Il y a des gens très extrêmes dans la coa­li­tion au pou­voir à Kiev aujourd’hui, pas celle que les Européens sou­hai­taient sou­te­nir au départ mais qui leur a été impo­sée par Washington. On est en train de signer des accords avec un gou­ver­ne­ment qui n’a aucune légi­ti­mité poli­tique et qui pour­rait se ser­vir de l’agression russe pour enté­ri­ner son pou­voir. Le risque auto­ri­taire aujourd’hui n’est pas à Moscou, il est à Kiev.
Carte de la Crimée Ukraine et Russie festival de géopolitique de Grenoble

Carte de la Crimée.

Encore une fois, on a vu les dif­fi­cul­tés de l’Europe à par­ler d’une même voix…
L’Allemagne, la Pologne, la Hongrie ou la France n’ont pas du tout la même vision de la Russie.
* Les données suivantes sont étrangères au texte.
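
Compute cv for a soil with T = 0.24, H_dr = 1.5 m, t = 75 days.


Result: 0.0072 m^2/day

Derivation:
Using cv = T * H_dr^2 / t
H_dr^2 = 1.5^2 = 2.25
cv = 0.24 * 2.25 / 75
cv = 0.0072 m^2/day


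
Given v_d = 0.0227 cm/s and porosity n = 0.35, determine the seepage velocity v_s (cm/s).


Result: 0.06486 cm/s

Derivation:
Using v_s = v_d / n
v_s = 0.0227 / 0.35
v_s = 0.06486 cm/s


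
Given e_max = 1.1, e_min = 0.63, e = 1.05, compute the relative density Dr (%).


Using Dr = (e_max - e) / (e_max - e_min) * 100
e_max - e = 1.1 - 1.05 = 0.05
e_max - e_min = 1.1 - 0.63 = 0.47
Dr = 0.05 / 0.47 * 100
Dr = 10.64 %


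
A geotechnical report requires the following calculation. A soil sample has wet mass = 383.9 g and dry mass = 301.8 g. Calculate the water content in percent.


Result: 27.2 %

Derivation:
Using w = (m_wet - m_dry) / m_dry * 100
m_wet - m_dry = 383.9 - 301.8 = 82.1 g
w = 82.1 / 301.8 * 100
w = 27.2 %


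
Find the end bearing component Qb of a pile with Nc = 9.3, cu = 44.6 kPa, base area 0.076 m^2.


Using Qb = Nc * cu * Ab
Qb = 9.3 * 44.6 * 0.076
Qb = 31.52 kN


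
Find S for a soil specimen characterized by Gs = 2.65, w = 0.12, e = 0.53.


Using S = Gs * w / e
S = 2.65 * 0.12 / 0.53
S = 0.6


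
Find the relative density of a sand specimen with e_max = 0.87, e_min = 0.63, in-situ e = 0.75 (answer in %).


Using Dr = (e_max - e) / (e_max - e_min) * 100
e_max - e = 0.87 - 0.75 = 0.12
e_max - e_min = 0.87 - 0.63 = 0.24
Dr = 0.12 / 0.24 * 100
Dr = 50.0 %


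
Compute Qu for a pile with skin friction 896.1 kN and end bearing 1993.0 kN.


Using Qu = Qf + Qb
Qu = 896.1 + 1993.0
Qu = 2889.1 kN


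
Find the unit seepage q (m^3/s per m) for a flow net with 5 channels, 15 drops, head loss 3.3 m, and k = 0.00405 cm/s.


Convert k to m/s for unit consistency with H:
k = 0.00405 cm/s = 0.00405 / 100 m/s = 4.05e-05 m/s
Using q = k * H * Nf / Nd
Nf / Nd = 5 / 15 = 0.3333
q = 4.05e-05 * 3.3 * 0.3333
q = 4.455e-05 m^3/s per m


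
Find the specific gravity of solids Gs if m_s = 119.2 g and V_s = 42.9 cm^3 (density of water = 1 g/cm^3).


Using Gs = m_s / (V_s * rho_w)
Since rho_w = 1 g/cm^3:
Gs = 119.2 / 42.9
Gs = 2.779


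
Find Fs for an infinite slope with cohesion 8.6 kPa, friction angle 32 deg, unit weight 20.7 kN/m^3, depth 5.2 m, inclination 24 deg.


Using Fs = c / (gamma*H*sin(beta)*cos(beta)) + tan(phi)/tan(beta)
Cohesion contribution = 8.6 / (20.7*5.2*sin(24)*cos(24))
Cohesion contribution = 0.215021
Friction contribution = tan(32)/tan(24) = 1.40348
Fs = 0.215021 + 1.40348
Fs = 1.619


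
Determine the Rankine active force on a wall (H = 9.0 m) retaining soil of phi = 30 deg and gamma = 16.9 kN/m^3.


Compute active earth pressure coefficient:
Ka = tan^2(45 - phi/2) = tan^2(30.0) = 0.333333
Compute active force:
Pa = 0.5 * Ka * gamma * H^2
Pa = 0.5 * 0.333333 * 16.9 * 9.0^2
Pa = 228.15 kN/m


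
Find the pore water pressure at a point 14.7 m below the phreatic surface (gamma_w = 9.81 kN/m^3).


Result: 144.21 kPa

Derivation:
Using u = gamma_w * h_w
u = 9.81 * 14.7
u = 144.21 kPa


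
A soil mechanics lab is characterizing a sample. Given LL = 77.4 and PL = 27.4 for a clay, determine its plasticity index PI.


Using PI = LL - PL
PI = 77.4 - 27.4
PI = 50.0


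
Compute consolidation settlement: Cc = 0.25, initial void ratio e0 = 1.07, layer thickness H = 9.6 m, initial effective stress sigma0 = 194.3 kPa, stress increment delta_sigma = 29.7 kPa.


Using Sc = Cc * H / (1 + e0) * log10((sigma0 + delta_sigma) / sigma0)
Stress ratio = (194.3 + 29.7) / 194.3 = 1.15286
log10(1.15286) = 0.0617752
Cc * H / (1 + e0) = 0.25 * 9.6 / (1 + 1.07) = 1.15942
Sc = 1.15942 * 0.0617752
Sc = 0.0716 m


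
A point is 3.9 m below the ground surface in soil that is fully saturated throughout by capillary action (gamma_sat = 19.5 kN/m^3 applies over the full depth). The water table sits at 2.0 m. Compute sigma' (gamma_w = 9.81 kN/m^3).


Result: 57.41 kPa

Derivation:
Total stress = gamma_sat * depth
sigma = 19.5 * 3.9 = 76.05 kPa
Pore water pressure u = gamma_w * (depth - d_wt)
u = 9.81 * (3.9 - 2.0) = 18.639 kPa
Effective stress = sigma - u
sigma' = 76.05 - 18.639 = 57.41 kPa


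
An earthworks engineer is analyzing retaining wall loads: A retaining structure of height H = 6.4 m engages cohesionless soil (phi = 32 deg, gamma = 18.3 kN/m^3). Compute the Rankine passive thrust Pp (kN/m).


Compute passive earth pressure coefficient:
Kp = tan^2(45 + phi/2) = tan^2(61.0) = 3.254588
Compute passive force:
Pp = 0.5 * Kp * gamma * H^2
Pp = 0.5 * 3.254588 * 18.3 * 6.4^2
Pp = 1219.77 kN/m


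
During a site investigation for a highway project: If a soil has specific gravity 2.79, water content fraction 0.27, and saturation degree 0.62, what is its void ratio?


Using the relation e = Gs * w / S
e = 2.79 * 0.27 / 0.62
e = 1.215


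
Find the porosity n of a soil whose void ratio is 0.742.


Result: 0.4259

Derivation:
Using the relation n = e / (1 + e)
n = 0.742 / (1 + 0.742)
n = 0.742 / 1.742
n = 0.4259


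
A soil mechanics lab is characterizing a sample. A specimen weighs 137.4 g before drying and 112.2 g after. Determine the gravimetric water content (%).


Using w = (m_wet - m_dry) / m_dry * 100
m_wet - m_dry = 137.4 - 112.2 = 25.2 g
w = 25.2 / 112.2 * 100
w = 22.46 %


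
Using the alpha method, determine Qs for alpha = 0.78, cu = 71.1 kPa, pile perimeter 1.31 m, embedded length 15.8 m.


Using Qs = alpha * cu * perimeter * L
Qs = 0.78 * 71.1 * 1.31 * 15.8
Qs = 1147.87 kN


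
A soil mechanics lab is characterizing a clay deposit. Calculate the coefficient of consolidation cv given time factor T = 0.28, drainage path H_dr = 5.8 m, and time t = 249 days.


Using cv = T * H_dr^2 / t
H_dr^2 = 5.8^2 = 33.64
cv = 0.28 * 33.64 / 249
cv = 0.03783 m^2/day


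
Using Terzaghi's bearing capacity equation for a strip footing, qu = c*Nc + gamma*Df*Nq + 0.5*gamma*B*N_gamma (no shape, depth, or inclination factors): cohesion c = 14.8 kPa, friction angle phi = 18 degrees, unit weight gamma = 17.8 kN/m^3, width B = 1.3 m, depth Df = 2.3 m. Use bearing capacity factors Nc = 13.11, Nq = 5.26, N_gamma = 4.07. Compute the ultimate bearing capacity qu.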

Il n’y a pas de consen­sus à Bruxelles ; il est donc ten­tant de se ral­lier au consen­sus de l’Otan plu­tôt qu’à un hypo­thé­tique consen­sus européen.
Si les Européens avaient été les seuls maîtres d’œuvre d’une construc­tion d’une rela­tion avec la Russie post-sovié­tique, les choses se seraient beau­coup mieux pas­sées dans l’ensemble.
Je pense que la pré­sence amé­ri­caine, notam­ment dans les révo­lu­tions en Géorgie et en Ukraine après la chute de l’Union sovié­tique, a été contre-pro­duc­tive parce qu’elle n’était pas res­pec­tueuse des accords de non-ingé­rence pas­sés avec les Soviétiques en 1986, au moment où Gorbatchev avait lancé la fin de la course aux arme­ments et la Perestroïka de l’Union soviétique.
Et puis, on ne com­prends pas non plus le rap­port des Russes à l’Europe. On s’imagine qu’ils n’attendent qu’une chose : deve­nir des Européens alors que ce n’est pas du tout le cas. Les Russes ne se conçoivent pas comme des Européens, pensent qu’on les méprise et qu’il y a tou­jours une arrière-pen­sée dans le dis­cours des Européens à leur égard.
Co-fondateur festival de géopolitique de GEM

Co-fon­da­teur fes­ti­val de géo­po­li­tique de GEM

L’Europe doit-elle craindre la Russie ?
La Russie a une volonté de se réaf­fir­mer mais elle n’a pas les outils de la puis­sance totale qu’avait l’Union sovié­tique. Dans sa diplo­ma­tie, elle cherche à ache­ter des alliances. On l’a vu avec l’Ukraine : 15 mil­liards de dol­lars et, en échange, vous ren­trez dans l’union eur­asia­tique. Même chose dans les Pays baltes avec des stra­té­gies de prise de contrôle de l’autonomie politique.
La Russie n’est pas une menace abso­lue. Par contre, c’est un élé­ment désta­bi­li­sa­teur. Elle a l’intention de remettre en cause l’équilibre issu de la post-guerre froide pour retrou­ver ce qu’elle estime être son sta­tut inter­na­tio­nal et la dignité qui lui est due. Étant per­tur­ba­trice, elle peut être struc­tu­rante. Elle va peut-être for­cer les Européens à avoir une atti­tude claire sur leurs rela­tions à leurs fron­tières à l’Est et leur pro­jet à long terme avec la Russie. 
La col­la­bo­ra­tion avec elle est inévi­table, mais il va fal­loir trou­ver un modus vivendi. Faire en sorte que Berlin arrête de faire les yeux doux à Moscou au nom du patro­nat alle­mand, pen­dant que Paris s’inquiète et que la Pologne fait remar­quer que les autres n’y com­prennent rien.